According to a recent Merrill Lynch report, 72% of parents are putting their adult children’s interests ahead of their own retirement needs, gifting money for major purchases (down payments and student loans) as well as more day-to-day expenses (childcare, car payments, cell phone bills). Obviously the desire to lend a hand comes from a good place. But is that hand actually helpful for either party? 

“I think Boomer parents recognize that it’s a whole different ballgame for their kids,” says Liz Scheick, a Certified Financial Planner at the New School of Finance in Toronto. Sure, parents have been assisting cash-strapped kids for generations, but the Millennial and Gen Z cohorts face a unique set of challenges as the first generations predicted to earn less than their parents. Incomes haven’t changed much in the last twenty years, but living expenses, real estate, and education costs have skyrocketed.

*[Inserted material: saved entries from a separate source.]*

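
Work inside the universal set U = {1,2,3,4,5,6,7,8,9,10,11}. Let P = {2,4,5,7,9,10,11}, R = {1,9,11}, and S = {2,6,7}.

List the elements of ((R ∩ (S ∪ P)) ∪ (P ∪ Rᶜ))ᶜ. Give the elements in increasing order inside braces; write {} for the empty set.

S ∪ P = {2,4,5,6,7,9,10,11}
R ∩ (S ∪ P) = {9,11}
Rᶜ = {2,3,4,5,6,7,8,10}
P ∪ Rᶜ = {2,3,4,5,6,7,8,9,10,11}
(R ∩ (S ∪ P)) ∪ (P ∪ Rᶜ) = {2,3,4,5,6,7,8,9,10,11}
((R ∩ (S ∪ P)) ∪ (P ∪ Rᶜ))ᶜ = {1}

{1}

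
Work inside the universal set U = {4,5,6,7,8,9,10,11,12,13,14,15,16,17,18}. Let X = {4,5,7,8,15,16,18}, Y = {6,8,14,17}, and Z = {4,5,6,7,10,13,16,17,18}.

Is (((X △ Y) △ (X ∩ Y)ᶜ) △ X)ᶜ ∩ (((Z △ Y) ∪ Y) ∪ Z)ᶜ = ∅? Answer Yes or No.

X △ Y = {4,5,6,7,14,15,16,17,18}
X ∩ Y = {8}
(X ∩ Y)ᶜ = {4,5,6,7,9,10,11,12,13,14,15,16,17,18}
(X △ Y) △ (X ∩ Y)ᶜ = {9,10,11,12,13}
((X △ Y) △ (X ∩ Y)ᶜ) △ X = {4,5,7,8,9,10,11,12,13,15,16,18}
(((X △ Y) △ (X ∩ Y)ᶜ) △ X)ᶜ = {6,14,17}
Z △ Y = {4,5,7,8,10,13,14,16,18}
(Z △ Y) ∪ Y = {4,5,6,7,8,10,13,14,16,17,18}
((Z △ Y) ∪ Y) ∪ Z = {4,5,6,7,8,10,13,14,16,17,18}
(((Z △ Y) ∪ Y) ∪ Z)ᶜ = {9,11,12,15}
{6,14,17} and {9,11,12,15} share no elements.

Yes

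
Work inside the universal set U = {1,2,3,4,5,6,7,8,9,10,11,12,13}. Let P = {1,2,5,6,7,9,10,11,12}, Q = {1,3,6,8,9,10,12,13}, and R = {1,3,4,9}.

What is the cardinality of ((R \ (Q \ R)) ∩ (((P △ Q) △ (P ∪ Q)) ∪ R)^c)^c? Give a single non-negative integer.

Q \ R = {6,8,10,12,13}
R \ (Q \ R) = {1,3,4,9}
P △ Q = {2,3,5,7,8,11,13}
P ∪ Q = {1,2,3,5,6,7,8,9,10,11,12,13}
(P △ Q) △ (P ∪ Q) = {1,6,9,10,12}
((P △ Q) △ (P ∪ Q)) ∪ R = {1,3,4,6,9,10,12}
(((P △ Q) △ (P ∪ Q)) ∪ R)^c = {2,5,7,8,11,13}
(R \ (Q \ R)) ∩ (((P △ Q) △ (P ∪ Q)) ∪ R)^c = {}
((R \ (Q \ R)) ∩ (((P △ Q) △ (P ∪ Q)) ∪ R)^c)^c = {1,2,3,4,5,6,7,8,9,10,11,12,13}
|((R \ (Q \ R)) ∩ (((P △ Q) △ (P ∪ Q)) ∪ R)^c)^c| = 13

13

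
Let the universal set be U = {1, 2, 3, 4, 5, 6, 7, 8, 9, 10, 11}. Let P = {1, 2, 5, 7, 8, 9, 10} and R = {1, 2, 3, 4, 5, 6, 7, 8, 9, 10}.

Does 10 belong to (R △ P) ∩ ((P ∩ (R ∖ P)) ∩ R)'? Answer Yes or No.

No

10 ∈ R and 10 ∈ P, so 10 ∉ R △ P
10 ∈ R and 10 ∈ P, so 10 ∉ R ∖ P
10 ∈ P and 10 ∉ (R ∖ P), so 10 ∉ P ∩ (R ∖ P)
10 ∉ (P ∩ (R ∖ P)) and 10 ∈ R, so 10 ∉ (P ∩ (R ∖ P)) ∩ R
10 ∈ ((P ∩ (R ∖ P)) ∩ R)' since 10 ∉ ((P ∩ (R ∖ P)) ∩ R)
10 ∉ (R △ P) and 10 ∈ ((P ∩ (R ∖ P)) ∩ R)', so 10 ∉ (R △ P) ∩ ((P ∩ (R ∖ P)) ∩ R)'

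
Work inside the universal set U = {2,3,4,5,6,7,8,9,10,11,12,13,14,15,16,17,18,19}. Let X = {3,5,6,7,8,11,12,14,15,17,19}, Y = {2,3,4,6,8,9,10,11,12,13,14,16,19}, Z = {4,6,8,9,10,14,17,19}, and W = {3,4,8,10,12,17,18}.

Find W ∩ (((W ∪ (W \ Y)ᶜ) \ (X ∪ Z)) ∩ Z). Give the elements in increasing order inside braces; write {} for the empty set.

{}

W \ Y = {17,18}
(W \ Y)ᶜ = {2,3,4,5,6,7,8,9,10,11,12,13,14,15,16,19}
W ∪ (W \ Y)ᶜ = {2,3,4,5,6,7,8,9,10,11,12,13,14,15,16,17,18,19}
X ∪ Z = {3,4,5,6,7,8,9,10,11,12,14,15,17,19}
(W ∪ (W \ Y)ᶜ) \ (X ∪ Z) = {2,13,16,18}
((W ∪ (W \ Y)ᶜ) \ (X ∪ Z)) ∩ Z = {}
W ∩ (((W ∪ (W \ Y)ᶜ) \ (X ∪ Z)) ∩ Z) = {}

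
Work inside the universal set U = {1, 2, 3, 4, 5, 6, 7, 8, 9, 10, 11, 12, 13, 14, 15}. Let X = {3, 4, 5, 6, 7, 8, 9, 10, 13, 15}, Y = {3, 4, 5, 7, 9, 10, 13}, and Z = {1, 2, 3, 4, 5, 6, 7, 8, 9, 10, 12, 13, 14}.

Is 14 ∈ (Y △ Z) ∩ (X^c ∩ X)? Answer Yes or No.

14 ∉ Y and 14 ∈ Z, so 14 ∈ Y △ Z
14 ∉ X, so 14 ∈ X^c
14 ∈ X^c and 14 ∉ X, so 14 ∉ X^c ∩ X
14 ∈ (Y △ Z) and 14 ∉ (X^c ∩ X), so 14 ∉ (Y △ Z) ∩ (X^c ∩ X)

No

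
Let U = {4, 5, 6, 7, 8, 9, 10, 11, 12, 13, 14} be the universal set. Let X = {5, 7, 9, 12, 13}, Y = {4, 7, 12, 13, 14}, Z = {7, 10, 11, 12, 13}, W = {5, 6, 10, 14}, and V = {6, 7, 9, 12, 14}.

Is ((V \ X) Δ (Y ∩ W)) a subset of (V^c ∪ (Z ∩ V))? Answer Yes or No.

V \ X = {6, 14}
Y ∩ W = {14}
(V \ X) Δ (Y ∩ W) = {6}
V^c = {4, 5, 8, 10, 11, 13}
Z ∩ V = {7, 12}
V^c ∪ (Z ∩ V) = {4, 5, 7, 8, 10, 11, 12, 13}
6 ∈ (V \ X) Δ (Y ∩ W) but 6 ∉ V^c ∪ (Z ∩ V), so the inclusion fails.

No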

To offset these injustices, U.S. parents are spending $500 billion on their adult children, twice as much as they’re saving for themselves. And in many cases they’re doing it at their own peril. According to the AARP, it takes between $1-1.5 million to retire. Currently, 1/3 of Boomers in or nearing retirement have saved $25K or less.

Helping adult children first can be like “lighting yourself on fire”

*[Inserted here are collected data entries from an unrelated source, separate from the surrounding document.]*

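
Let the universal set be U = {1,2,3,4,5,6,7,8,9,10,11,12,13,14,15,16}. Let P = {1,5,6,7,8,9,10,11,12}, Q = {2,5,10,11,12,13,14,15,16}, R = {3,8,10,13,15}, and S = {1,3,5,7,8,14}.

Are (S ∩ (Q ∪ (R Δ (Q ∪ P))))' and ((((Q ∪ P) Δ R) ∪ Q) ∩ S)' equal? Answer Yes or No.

Yes

Q ∪ P = {1,2,5,6,7,8,9,10,11,12,13,14,15,16}
R Δ (Q ∪ P) = {1,2,3,5,6,7,9,11,12,14,16}
Q ∪ (R Δ (Q ∪ P)) = {1,2,3,5,6,7,9,10,11,12,13,14,15,16}
S ∩ (Q ∪ (R Δ (Q ∪ P))) = {1,3,5,7,14}
(S ∩ (Q ∪ (R Δ (Q ∪ P))))' = {2,4,6,8,9,10,11,12,13,15,16}
(Q ∪ P) Δ R = {1,2,3,5,6,7,9,11,12,14,16}
((Q ∪ P) Δ R) ∪ Q = {1,2,3,5,6,7,9,10,11,12,13,14,15,16}
(((Q ∪ P) Δ R) ∪ Q) ∩ S = {1,3,5,7,14}
((((Q ∪ P) Δ R) ∪ Q) ∩ S)' = {2,4,6,8,9,10,11,12,13,15,16}
Both equal {2,4,6,8,9,10,11,12,13,15,16}, so (S ∩ (Q ∪ (R Δ (Q ∪ P))))' = ((((Q ∪ P) Δ R) ∪ Q) ∩ S)'.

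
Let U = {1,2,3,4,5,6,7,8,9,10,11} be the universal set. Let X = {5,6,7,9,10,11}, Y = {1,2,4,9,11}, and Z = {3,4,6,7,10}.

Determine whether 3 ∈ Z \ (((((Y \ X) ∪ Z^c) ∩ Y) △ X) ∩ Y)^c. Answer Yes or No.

3 ∉ Y and 3 ∉ X, so 3 ∉ Y \ X
3 ∈ Z, so 3 ∉ Z^c
3 ∉ (Y \ X) and 3 ∉ Z^c, so 3 ∉ (Y \ X) ∪ Z^c
3 ∉ ((Y \ X) ∪ Z^c) and 3 ∉ Y, so 3 ∉ ((Y \ X) ∪ Z^c) ∩ Y
3 ∉ (((Y \ X) ∪ Z^c) ∩ Y) and 3 ∉ X, so 3 ∉ (((Y \ X) ∪ Z^c) ∩ Y) △ X
3 ∉ ((((Y \ X) ∪ Z^c) ∩ Y) △ X) and 3 ∉ Y, so 3 ∉ ((((Y \ X) ∪ Z^c) ∩ Y) △ X) ∩ Y
3 ∈ (((((Y \ X) ∪ Z^c) ∩ Y) △ X) ∩ Y)^c since 3 ∉ (((((Y \ X) ∪ Z^c) ∩ Y) △ X) ∩ Y)
3 ∈ Z and 3 ∈ (((((Y \ X) ∪ Z^c) ∩ Y) △ X) ∩ Y)^c, so 3 ∉ Z \ (((((Y \ X) ∪ Z^c) ∩ Y) △ X) ∩ Y)^c

No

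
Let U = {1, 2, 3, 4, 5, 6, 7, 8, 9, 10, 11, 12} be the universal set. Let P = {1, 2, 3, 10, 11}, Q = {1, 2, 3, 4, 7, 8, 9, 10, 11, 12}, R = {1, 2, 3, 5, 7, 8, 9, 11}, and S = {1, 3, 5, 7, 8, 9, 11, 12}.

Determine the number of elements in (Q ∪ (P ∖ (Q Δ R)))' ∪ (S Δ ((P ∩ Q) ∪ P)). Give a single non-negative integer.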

“We use the analogy of lighting yourself on fire to keep someone else warm,” says Scheik, who guides clients through intergenerational wealth management on a regular basis. It’s not about hard and fast rules, she says. 

“What’s important is that (as a parent) you make decisions with an understanding of the implications.” Just as important is debunking the myth that the whole human ATM act is in anyone’s best interest. Experts are agreed that the greatest financial gift a parent can give is a sense of independence and responsibility. Instead of bailing them out of their next jam, Scheik says parents may want to consider paying for financial planning services.

“The sooner you teach your kid about saving, the better.”